As a model, she'd worked long, likely nude hours in artist's studies,
and when the artists spoke with friends and confidants, they were too used to
her presence. She may have been a sleek
and strong woman, but to them she had become shapes, shades, and shadows. I am glad I never attempted to take up the
brush. But she had great secrets. Not the small whispers I had, the cryptic
clues that could open the old buildings, the kind you need to see The
Mistress. I thought long one lonely eve
about taking those secrets and running.
I could have left her with nothing, and made myself a loved minion of
the Court. Of anyplace, really. But I didn't.
I thought of here figure, lying next to me in the sheets, tangled in her
wine-red dress, her hair frazzled from the night prior but somehow always
perfect, and I hesitated.
She did not.
She took all my secrets, all my knowledge, sold what was valuable, and
sent the offended parties after whatever was left. I had nothing on her. Somehow, this place runs more on secrets than
anything. When all the secrets you have
are exposed, the ones you've gained lose their value. I tried.
Damn, I tried to sell those cryptic understandings to whoever would buy,
but she'd stained me, my reputation, and my life.
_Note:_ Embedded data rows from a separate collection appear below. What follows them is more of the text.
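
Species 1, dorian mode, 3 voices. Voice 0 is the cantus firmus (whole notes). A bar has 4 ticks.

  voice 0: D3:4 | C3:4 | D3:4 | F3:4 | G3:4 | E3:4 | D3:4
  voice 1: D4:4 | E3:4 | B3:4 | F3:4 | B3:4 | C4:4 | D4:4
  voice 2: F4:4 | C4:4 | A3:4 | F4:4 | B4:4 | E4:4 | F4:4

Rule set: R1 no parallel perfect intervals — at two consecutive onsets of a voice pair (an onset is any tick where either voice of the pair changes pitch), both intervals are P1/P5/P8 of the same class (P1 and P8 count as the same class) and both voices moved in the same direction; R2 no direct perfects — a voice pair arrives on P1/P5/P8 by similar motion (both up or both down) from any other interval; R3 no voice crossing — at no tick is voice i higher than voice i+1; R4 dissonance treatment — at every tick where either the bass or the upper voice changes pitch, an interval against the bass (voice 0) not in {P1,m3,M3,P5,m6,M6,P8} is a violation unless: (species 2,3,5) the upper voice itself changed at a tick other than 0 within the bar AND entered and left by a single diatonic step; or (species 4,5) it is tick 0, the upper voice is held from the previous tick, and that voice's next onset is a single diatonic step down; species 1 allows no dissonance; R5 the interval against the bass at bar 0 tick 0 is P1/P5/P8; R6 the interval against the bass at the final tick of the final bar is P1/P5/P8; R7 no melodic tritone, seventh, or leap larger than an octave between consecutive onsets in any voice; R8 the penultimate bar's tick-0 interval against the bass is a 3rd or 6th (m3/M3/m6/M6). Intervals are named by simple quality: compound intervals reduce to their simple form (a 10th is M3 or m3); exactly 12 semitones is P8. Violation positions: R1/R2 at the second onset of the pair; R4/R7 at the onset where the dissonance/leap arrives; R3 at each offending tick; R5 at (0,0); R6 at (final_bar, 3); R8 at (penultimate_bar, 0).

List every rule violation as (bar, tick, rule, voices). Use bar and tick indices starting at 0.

(0, 0, R5, (0, 2))
(1, 0, R2, (0, 2))
(1, 0, R7, (1,))
(2, 0, R3, (1, 2))
(2, 1, R3, (1, 2))
(2, 2, R3, (1, 2))
(2, 3, R3, (1, 2))
(3, 0, R2, (0, 2))
(3, 0, R7, (1,))
(4, 0, R1, (1, 2))
(4, 0, R7, (1,))
(4, 0, R7, (2,))
(5, 0, R2, (0, 2))
(5, 0, R8, (0, 2))
(6, 3, R6, (0, 2))

bar 0: v0=D3 v1=D4 v2=F4 downbeat m3
bar 1: v0=C3 v1=E3 v2=C4 downbeat P8
bar 2: v0=D3 v1=B3 v2=A3 downbeat P5
bar 3: v0=F3 v1=F3 v2=F4 downbeat P8
bar 4: v0=G3 v1=B3 v2=B4 downbeat M3
bar 5: v0=E3 v1=C4 v2=E4 downbeat P8
bar 6: v0=D3 v1=D4 v2=F4 downbeat m3
  -> R5 @ bar 0 tick 0 v(0, 2): opens on m3
  -> R2 @ bar 1 tick 0 v(0, 2): D3/F4 m3 -> C3/C4 P8 similar
  -> R7 @ bar 1 tick 0 v(1,): D4->E3 leap 10st
  -> R3 @ bar 2 tick 0 v(1, 2): B3 above A3
  -> R3 @ bar 2 tick 1 v(1, 2): B3 above A3
  -> R3 @ bar 2 tick 2 v(1, 2): B3 above A3
  -> R3 @ bar 2 tick 3 v(1, 2): B3 above A3
  -> R2 @ bar 3 tick 0 v(0, 2): D3/A3 P5 -> F3/F4 P8 similar
  -> R7 @ bar 3 tick 0 v(1,): B3->F3 leap 6st
  -> R1 @ bar 4 tick 0 v(1, 2): F3/F4 P8 -> B3/B4 P8 similar
  -> R7 @ bar 4 tick 0 v(1,): F3->B3 leap 6st
  -> R7 @ bar 4 tick 0 v(2,): F4->B4 leap 6st
  -> R2 @ bar 5 tick 0 v(0, 2): G3/B4 M3 -> E3/E4 P8 similar
  -> R8 @ bar 5 tick 0 v(0, 2): penult P8 not 3rd/6th
  -> R6 @ bar 6 tick 3 v(0, 2): closes on m3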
I wrote a scathing criticism of her in my next collected works, but it
was universally panned by even my old associates. I hold that someone, somewhere thinks less of
her now, but she made the right move.
She judged and attacked when the time was perfect. I had assumed to much of her. I thought secrets were like shiny coins to a magpie,
something she found pretty but just mindlessly collected. She knew what she was doing, she was my shiny
thing.
My third volume, Foolish as a Magpie,
sold no copies, and was not even openly reviewed. I am back to where I was. Commissioned work the only thing I can get
paid for, scrounging for even a sweet droplet of prisoner's honey. But now the nightmares are here.
I can feel them, teeming on the edges of my eyes, gently stroking and
whispers reaffirmations into my ear. The
man's voice in the alley has become louder.
But now it is not a repellent. It
is almost like a siren. It is calling
me. He's right. The walls are wrong. The walls are wrong.